Kiami bangga Gubernuur sangat mengapresiasi hadir dan memberikan sambutan, bahkan ke depan beliau ingin sastra dan budaya daerah ini dihidupkan terus.. Karena kearifan lokal itu siapa yang menghidupinnya. “Hanya kita orang2 daerah yang bisa menghidukpan. Merevitlisasi. Ini kekayaan yang memang luar biaya. Songket sudah didaftarkan dan menjadi kekayaan milik kita. Dulmuluk juga sedang proses menjadi kekayaan budaya kita. Kita harus bangga dengan budaya yang sangat istimewa ini,”ingatnya
Ke depan, memang harus ada kerjasama yang duduk satu meja yang direncnakan. Apakah dalam satu tahun kita membuat pementasan. “Kita bisa mapping, di daerah itu ada sastra, ada budaya apa saja yang bisa dipentaskan dan ditonton orang banyak. Dan memberikan dampak positif terhadap-Pembentukan karakter dan juga menjadikan para generasi muda merasa memiliki hiburan yang selama ini dianggap hanya dari luar yang bisa dinikmati dan ditonton seperti Drakor.

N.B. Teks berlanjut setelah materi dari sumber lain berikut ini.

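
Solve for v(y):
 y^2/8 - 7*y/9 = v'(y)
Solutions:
 v(y) = C1 + y^3/24 - 7*y^2/18


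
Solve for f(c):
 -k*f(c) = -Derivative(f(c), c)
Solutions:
 f(c) = C1*exp(c*k)


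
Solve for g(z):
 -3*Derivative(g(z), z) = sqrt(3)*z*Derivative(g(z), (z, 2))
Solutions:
 g(z) = C1 + C2*z^(1 - sqrt(3))


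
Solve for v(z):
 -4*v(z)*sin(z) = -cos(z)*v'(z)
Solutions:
 v(z) = C1/cos(z)^4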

Karena memang hanya itu yang ada di televisi, yanga ada di media sosial. Mengapa tidak, kita bersama-sama menciptakan berkolaborasi membuat satu tontonan yang menarik yang bersumber dari budaya daerah. Ini kan akan melahirkan satu pertunjukan yang betul-betul bermanfaat. Tidak hanya membuat kita bisa membentuk karakter bangsa. Tetapi juga bisa secara praktis membangun karakter bangsa ini,” kata Izzah.

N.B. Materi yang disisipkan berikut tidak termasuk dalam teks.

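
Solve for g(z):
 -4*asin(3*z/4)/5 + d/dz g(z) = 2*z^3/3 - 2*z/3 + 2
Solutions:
 g(z) = C1 + z^4/6 - z^2/3 + 4*z*asin(3*z/4)/5 + 2*z + 4*sqrt(16 - 9*z^2)/15


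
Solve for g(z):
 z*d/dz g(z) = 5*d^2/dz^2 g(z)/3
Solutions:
 g(z) = C1 + C2*erfi(sqrt(30)*z/10)


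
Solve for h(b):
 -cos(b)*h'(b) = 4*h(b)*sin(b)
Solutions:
 h(b) = C1*cos(b)^4


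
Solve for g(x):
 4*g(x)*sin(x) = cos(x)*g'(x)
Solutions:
 g(x) = C1/cos(x)^4


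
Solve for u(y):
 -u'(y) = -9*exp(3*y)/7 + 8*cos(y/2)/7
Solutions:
 u(y) = C1 + 3*exp(3*y)/7 - 16*sin(y/2)/7


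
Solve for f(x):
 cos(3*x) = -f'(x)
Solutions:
 f(x) = C1 - sin(3*x)/3


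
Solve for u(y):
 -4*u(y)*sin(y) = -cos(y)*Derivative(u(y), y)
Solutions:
 u(y) = C1/cos(y)^4


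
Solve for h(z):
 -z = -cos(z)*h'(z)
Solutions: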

Pementasan ini dihadiri juga antara lain, Gubernur Sumatera Selatan (Sumsel) Herman Deru, Sultan Palembang Darussalam Sultan Mahmud Badaruddin (SMB) IV Jaya Wikrama R M Fauwaz Diradja SH Mkn , Rektor Unsri di wakili Prof Dr Mulyadi Eko Purnomo, Ketua Jurusan Pendidikan Bahasa dan Seni FKIP Unsri, Dr Didik Suhendi Spd Mhum, Koordinator Program studi pendidikan Bahasa dan sastra Indonesia FKIP Unsri Ernalida SPd Mhum Phd.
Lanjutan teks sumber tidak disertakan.